Unfortunately, the world we live in has moments, especially lately, where even if you’re the nicest person on the planet you can still wind up getting curbstomped because someone doesn’t like how much melanin you’ve been producing.

There’s a host of unlikely events that I actively keep in mind when I’m in preparedness mode. Economic hardship is usually at the top. ‘Race war’ is down there with the Rapture, Xenu’s return, Planet X, and zombie apocalypse. It’s a fascinating world we live in when I actually have to think “Hmm…could that happen here”. Unlikely. Here’s Montana’s racial breakdown (so to speak):

Racial composition     2010

  • White          89.4%
  • Native          6.3%
  • Asian          0.6%
  • Black          0.4%
  • Hawaiian/Pacific Islander 0.1%
  • Other race     0.6%
  • Two or more races     2.5%

Yeah, you read that right…there are actually more Asians here than blacks. In fact, after white folks the next biggest group are Indians . After that, there’s virtually nothing else. Chance of race war in Montana? Same as everywhere else. Chance of it going on for very long? Nil. So…race war goes back on the back burner.

How do you even plan for something like that? I would imagine it’s the same as planning for any other form of civil unrest but with the assumption it’ll be a lot easier to tell which side is which.

I don’t think you’ll ever see something like a real race war in this country. I think the closest you’ll ever see is some of the things that happened in the 60’s and early 70’s, which were pretty nasty at times. But warfare-in-the-streets type of thing? Nope. I think the number  of people who would do that sort of thing are far outnumbered by those of us who don’t see race ( or gender, or class, etc) as being any more worthy of violent response than , say, left-handedness.

Police explosives

Well, it should be a busy day in the blogosphere today…

This is interesting:

Around 11pm, cops cornered a suspect at nearby El Centro College and attempted to negotiate with him, but four hours later the talks failed and a robot was brought in to detonate a bomb and kill the suspect.

I know most police departments have some explosives on hand, but this is the first time I have heard of them actually using them in an offensive tactic since the spectacular fail of the police at the MOVE shootout in ’85.

However, police do have a long history of burning people out of their positions….intentionally and unintentionally. Chris Dorner was burned out of his hiding place, and we all know what happened to those guys down in Waco.

It’s possible a bomb was brought in not to kill the suspect but to blow a hole in the wall or otherwise breach the place and the suspect happened to get caught in the blast. Or, that’ll be the story anyway :::wink wink nudge nudge:::

As an aside, this shooting incident in Texas was predictable given the media hype and coverage of these sorts of protests. There’ll be more, too…that’s virtually a certainty. I’m awaiting the usage of this event to further the gun-ban agenda. Stay tuned.

Independence Day

We don’t celebrate the ‘Fourth of July’. We celebrate Independence Day.

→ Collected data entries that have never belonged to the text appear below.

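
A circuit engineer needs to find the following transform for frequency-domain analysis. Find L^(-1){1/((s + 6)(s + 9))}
Partial fractions: 1/((s + 6)(s + 9)) = A/(s + 6) + B/(s + 9)
Cover-up: A = 1/(s + 9)|_{s = -6} = 1/3; B = 1/(s + 6)|_{s = -9} = -1/3
L^(-1) = (1/3)e^(-6t) - (1/3)e^(-9t)

Answer: (1/3)(e^(-6t) - e^(-9t))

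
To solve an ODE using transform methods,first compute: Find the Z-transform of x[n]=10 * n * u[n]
Z{n*u[n]}=z/(z-1)^2
By linearity: Z{10*n*u[n]}=10z/(z-1)^2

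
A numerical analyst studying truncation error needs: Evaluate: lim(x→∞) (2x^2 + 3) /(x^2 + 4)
Divide numerator and denominator by x^2:
lim (2 + 3/x^2)/(1 + 4/x^2) = 2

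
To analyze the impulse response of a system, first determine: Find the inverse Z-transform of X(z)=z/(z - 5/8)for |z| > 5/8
Standard pair: z/(z-a) <-> a^n * u[n] for causal signals
With a=5/8: x[n]=(5/8)^n * u[n]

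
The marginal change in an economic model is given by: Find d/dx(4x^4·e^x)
Product rule: (fg)'=f'g + fg'
f=4x^4, f'=16x^3
g=e^x, g'=e^x

Answer: 16x^3·e^x + 4x^4·e^x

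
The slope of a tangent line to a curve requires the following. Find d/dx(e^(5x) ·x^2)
Product rule: (fg)'=f'g+fg'
f=e^(5x), f'=5·e^(5x)
g=x^2, g'=2x

Answer: 5·e^(5x)·x^2+2·e^(5x)·x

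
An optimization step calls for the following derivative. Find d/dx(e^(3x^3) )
Chain rule: d/dx[e^u] = e^u · u' where u = 3x^3
u' = 9x^2

Answer: 9x^2·e^(3x^3)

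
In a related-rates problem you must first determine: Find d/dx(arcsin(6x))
d/dx[arcsin(u)] = u'/√(1-u²), u = 6x, u' = 6

Answer: 6/√(1 - 36x²)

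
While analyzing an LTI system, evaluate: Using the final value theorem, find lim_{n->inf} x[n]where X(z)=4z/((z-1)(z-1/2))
Final value theorem: lim x[n]=lim_{z->1} (z-1) * X(z)
(z-1) * X(z)=4z/(z-1/2)
As z->1: 4/(1-1/2)=4/(1/2)=8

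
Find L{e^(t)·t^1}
First shifting: L{e^(at)f(t)} = F(s-a)
L{t^1} = 1/s^2
Shift s → s-1: 1/(s-1)^2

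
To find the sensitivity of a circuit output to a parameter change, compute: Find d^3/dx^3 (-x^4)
Apply power rule 3 times:
d^1: -4x^3
d^2: -12x^2
d^3: -24x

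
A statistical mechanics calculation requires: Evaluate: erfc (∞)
erfc(x)=1 - erf(x); erfc(∞)=1 - erf(∞)=1 - 1=0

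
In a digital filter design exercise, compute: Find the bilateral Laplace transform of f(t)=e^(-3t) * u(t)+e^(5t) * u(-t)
For e^(-3t)*u(t): L = 1/(s + 3), Re(s) > -3
For e^(5t)*u(-t): L = -1/(s-5), Re(s) < 5
Combined: F(s) = 1/(s + 3) - 1/(s-5), -3 < Re(s) < 5

Answer: 1/(s + 3) - 1/(s-5), ROC: -3 < Re(s) < 5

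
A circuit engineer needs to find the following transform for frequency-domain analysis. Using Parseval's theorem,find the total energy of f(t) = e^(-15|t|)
Parseval's theorem: E = integral |f(t)|^2 dt = (1/2pi) integral |F(omega)|^2 domega
E = integral_{-inf}^{inf} e^(-30|t|) dt = 2*integral_0^inf e^(-30t) dt = 2/(2*15) = 1/15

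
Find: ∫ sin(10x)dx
Using substitution u=10x: ∫ sin(u) du/10=-cos(u)/10+C

Answer: (-1/10)cos(10x)+C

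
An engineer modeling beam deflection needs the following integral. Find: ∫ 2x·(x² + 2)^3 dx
Let u = x²+2, du = 2x dx
∫ u^3 du = u^4/4+C

Answer: (x²+2)^4/4+C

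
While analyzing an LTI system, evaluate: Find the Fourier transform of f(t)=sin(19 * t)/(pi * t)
sin(W * t)/(pi * t)=(W/pi) * sinc(W * t/pi) is the impulse response of the ideal low-pass filter with cutoff W (here W=19).
Its Fourier transform is a rectangular function:
F(omega)=1 for |omega| < 19, 0 otherwise

Answer: rect(omega/38) [i.e., 1 for |omega| < 19, 0 otherwise]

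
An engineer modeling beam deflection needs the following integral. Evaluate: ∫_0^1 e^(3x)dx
Antiderivative: (1/3)e^(3x)
Evaluate: (1/3)(e^3-1)

Answer: (e^3-1)/3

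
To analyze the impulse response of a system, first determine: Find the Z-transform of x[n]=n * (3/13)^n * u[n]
Using the property Z{n * a^n * u[n]} = az/(z-a)^2
With a = 3/13: X(z) = (3/13)z/(z - 3/13)^2, |z| > 3/13

Answer: (3/13)z/(z - 3/13)^2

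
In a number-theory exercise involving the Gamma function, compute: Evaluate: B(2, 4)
B(x,y) = Γ(x)Γ(y)/Γ(x+y) = (x-1)!(y-1)!/(x+y-1)!
B(2,4) = 1!·3!/5! = 1/20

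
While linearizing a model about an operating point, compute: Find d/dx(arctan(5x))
d/dx[arctan(u)]=u'/(1 + u²), u=5x, u'=5

Answer: 5/(1 + 25x²)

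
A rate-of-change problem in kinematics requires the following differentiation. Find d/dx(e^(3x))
Chain rule: d/dx[e^u] = e^u · u' where u = 3x
u' = 3

Answer: 3·e^(3x)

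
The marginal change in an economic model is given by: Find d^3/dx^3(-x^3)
Apply power rule 3 times:
d^1: -3x^2
d^2: -6x
d^3: -6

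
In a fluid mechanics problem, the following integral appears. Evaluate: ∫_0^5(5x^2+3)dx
Step 1: Find antiderivative F(x)=(5/3)x^3 + 3x
Step 2: F(5) - F(0)=670/3 - (0)=670/3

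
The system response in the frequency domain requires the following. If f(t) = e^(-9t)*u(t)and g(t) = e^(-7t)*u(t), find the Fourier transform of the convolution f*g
By the convolution theorem: F{f * g}=F(omega) * G(omega)
F(omega)=1/(9+j * omega), G(omega)=1/(7+j * omega)
F{f * g}=1/((9+j * omega)(7+j * omega))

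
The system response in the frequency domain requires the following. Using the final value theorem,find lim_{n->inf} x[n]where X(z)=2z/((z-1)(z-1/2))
Final value theorem: lim x[n] = lim_{z->1} (z-1)*X(z)
(z-1)*X(z) = 2z/(z-1/2)
As z->1: 2/(1-1/2) = 2/(1/2) = 4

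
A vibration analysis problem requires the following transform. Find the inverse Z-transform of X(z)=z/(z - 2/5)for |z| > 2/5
Standard pair: z/(z-a) <-> a^n*u[n] for causal signals
With a = 2/5: x[n] = (2/5)^n*u[n]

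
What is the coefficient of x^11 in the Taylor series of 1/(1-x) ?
1/(1-x)=Σ x^n for |x|<1
All coefficients are 1

Answer: 1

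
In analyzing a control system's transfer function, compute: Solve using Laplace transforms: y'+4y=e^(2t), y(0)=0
Take L: sY - 0+4Y = 1/(s-2)
Y(s+4) = 1/(s-2)+0
Y = 1/((s-2)(s+4))+0/(s+4)
Partial fractions: 1/((s-2)(s+4)) = (1/6)/(s-2) - (1/6)/(s+4)
So Y = (1/6)/(s-2) - (1/6)/(s+4)
Inverse Laplace transform (L^(-1){1/(s-2)} = e^(2t), L^(-1){1/(s+4)} = e^(-4t)):

Answer: y(t) = (1/6)·e^(2t) - (1/6)·e^(-4t)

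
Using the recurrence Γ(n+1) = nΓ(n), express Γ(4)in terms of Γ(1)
Γ(4) = 3Γ(3) = 3·2Γ(2) = ... = 3!·Γ(1) = 6·Γ(1)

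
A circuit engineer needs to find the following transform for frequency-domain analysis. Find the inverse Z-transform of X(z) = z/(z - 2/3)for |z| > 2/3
Standard pair: z/(z-a) <-> a^n * u[n] for causal signals
With a=2/3: x[n]=(2/3)^n * u[n]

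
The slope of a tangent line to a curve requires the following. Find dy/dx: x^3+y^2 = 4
Differentiate: 3x^2+2y·(dy/dx) = 0
dy/dx = -3x^2/(2y)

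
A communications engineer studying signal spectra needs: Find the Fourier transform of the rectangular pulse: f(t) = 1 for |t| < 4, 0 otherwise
F(omega)=integral from -4 to 4 of e^(-j * omega * t) dt
=2 * sin(4 * omega)/omega=8 * sinc(4 * omega/pi)

Answer: 2 * sin(4 * omega)/omega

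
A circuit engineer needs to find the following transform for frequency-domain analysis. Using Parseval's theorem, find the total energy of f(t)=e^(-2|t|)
Parseval's theorem: E=integral |f(t)|^2 dt=(1/2pi) integral |F(omega)|^2 domega
E=integral_{-inf}^{inf} e^(-4|t|) dt=2*integral_0^inf e^(-4t) dt=2/(2*2)=1/2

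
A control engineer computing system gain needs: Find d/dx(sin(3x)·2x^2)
Product rule: (fg)'=f'g + fg'
f=sin(3x), f'=3·cos(3x)
g=2x^2, g'=4x

Answer: 6·cos(3x)·x^2 + 4·sin(3x)·x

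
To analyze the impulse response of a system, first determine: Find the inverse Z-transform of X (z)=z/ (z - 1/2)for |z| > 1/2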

Speaking of…nothing can possibly more Murican than this:

A bald eagle was freed from a tree by a patriotic Army veteran, who spent 90 minutes firing 150 shots into three branches ahead of the Fourth of July holiday.

Jason Galvin, who did two tours in Afghanistan, was on a bait run on Thursday when he spotted the eagle dangling upside down from a rope it got tangled in, according to KARE 11. 

Galvin estimated the bird was hanging from the tree about 75 feet off the ground. It had been there for more than two days.